Нельзя сказать, что открытие удивило ее. Факты – вещь упрямая, всем это известно. Надо ситуацию проанализировать и приспособиться к ней, какой бы странной она ни казалась. И идти дальше.
Если все мои предположения верны, я должна уметь летать, – подумала она с ленцой, разомлев в теплой постели. Полежала некоторое время в дремотном состоянии, потом откинула одеяло, села на край кровати, ногой отыскала меховые тапочки. Осторожно, чтобы не разбудить мужа, спустилась в нижнюю кухню, держась за перила, вышла через гараж во двор с высоким забором и подняла голову к небу. За елями из-за соседнего двора поднимался розовый день.
– Надо метлу, наверное, взять, – подумала Мария меланхолично. В гараже отыскала грязный облезлый веник, забраковала его, нашла метлу из караганника, которая ей тоже не по душе пришлась. Сняла с вешалки новую китайскую швабру с поролоновым низом, ручкой для автоматического выжимания.
Выйдя за дверь, перекинула одну ногу через швабру, зажав древко между ног, держась двумя руками за ручку.
Переваливаясь уточкой, засеменила по двору, потом оторвалась от земли сантиметров на двадцать, раскачиваясь из стороны в сторону, аккуратно развернулась около калитки и медленно полетела в сторону сада, ничуть не удивившись случившемуся.
– Дура старая, сколько времени потеряла, – с недоумением подумала Маша, выравнивая полет, осторожно тормозя у поленницы дров. Потом поднялась на полтора метра и заглянула в соседний двор. Лохматая собака Грета посмотрела на соседку снизу вверх, положила на лапы голову и прикрыла веками глаза.
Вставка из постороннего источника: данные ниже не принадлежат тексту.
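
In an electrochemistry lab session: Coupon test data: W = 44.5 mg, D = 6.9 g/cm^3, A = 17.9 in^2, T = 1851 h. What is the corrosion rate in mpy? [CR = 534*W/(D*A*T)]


Apply the mpy weight-loss relation: CR = 534 * W / (D * A * T)
Numerator: 534 * 44.5 = 23763.0
Denominator: 6.9 * 17.9 * 1851 = 228617.01
CR = 23763.0 / 228617.01 = 0.10394 mpy

0.10394 mpy


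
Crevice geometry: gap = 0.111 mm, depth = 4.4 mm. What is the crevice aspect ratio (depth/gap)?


Aspect ratio = depth / gap
Ratio = 4.4 / 0.111 = 39.6

39.6


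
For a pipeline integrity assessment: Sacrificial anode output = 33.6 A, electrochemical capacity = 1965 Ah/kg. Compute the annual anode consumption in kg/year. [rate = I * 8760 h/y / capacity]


Annual consumption = current * hours per year / capacity
Rate = 33.6 * 8760 / 1965 = 149.8 kg/year

149.8 kg/year


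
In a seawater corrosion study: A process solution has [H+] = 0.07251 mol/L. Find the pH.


pH = −log10[H+]
pH = −log10(0.07251) = 1.14

1.14


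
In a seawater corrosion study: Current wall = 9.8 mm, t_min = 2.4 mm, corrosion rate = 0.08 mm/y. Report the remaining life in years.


Apply the remaining-life relation: RL = (t_current − t_min) / CR
RL = (9.8 − 2.4) / 0.08 = 7.4 / 0.08 = 92.5 years

92.5 years


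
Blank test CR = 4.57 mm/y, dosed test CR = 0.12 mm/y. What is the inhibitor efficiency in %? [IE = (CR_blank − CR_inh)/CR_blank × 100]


Apply the inhibitor-efficiency definition: IE = (CR_blank − CR_inh)/CR_blank × 100
IE = (4.57 − 0.12) / 4.57 × 100
IE = 4.45 / 4.57 × 100 = 97.4 %

97.4 %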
Эка невидаль, она всегда за забором чуяла эту тетку. Маша перелетела к противоположной стороне забора, стараясь не задеть оголенные ветви яблони в весеннем саду, высунула нос через двухметровый забор, увидела неопрятный соседний сад с бельем на веревке.
Подниматься выше не стала, уже на работу народ собирался. Хороша она будет в желтой пижаме с лягушатами на штанах, да на швабре.
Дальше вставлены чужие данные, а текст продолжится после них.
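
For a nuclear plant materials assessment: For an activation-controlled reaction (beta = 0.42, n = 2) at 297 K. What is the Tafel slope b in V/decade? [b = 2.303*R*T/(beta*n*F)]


Apply the Tafel slope relation: b = 2.303*R*T/(beta*n*F)
Numerator: 2.303 * 8.314 * 297 = 5686.7
Denominator: 0.42 * 2 * 96485 = 81047.4
b = 5686.7 / 81047.4 = 0.07 V/decade

0.07 V/decade


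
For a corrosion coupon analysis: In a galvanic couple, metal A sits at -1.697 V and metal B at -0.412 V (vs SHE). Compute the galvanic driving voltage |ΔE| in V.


Driving voltage is the absolute potential difference.
|ΔE| = |-1.697 − (-0.412)| = 1.285 V

1.285 V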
– Ночью полетаю, – подумала она, как о чем-то будничном, вернулась к входу в гараж, прислонила швабру к стене дома, уселась на скамейку. Рядом пристроилась хронически беременная кошка Муся, стала смотреть на Машу огромными пронзительно голубыми глазами.
– А я вот полетала, – сказала она кошке. Помолчав, спросила:
– Когда котят-то ждать, подруга?
– Не знаю, как получится. Что-то давление пошаливает, – пожаловалась та, почесав за ухом.
Маша оторопела от неожиданности.
– Ты рыбу дай, что смотришь? Есть хочу, – невежливо пробурчала кошка и направилась в гараж, к своей миске, подняв трубой полосатый хвост.
– Вот это да! Подарочек ко дню рождения, – изумилась Маша и пошла за рыбой.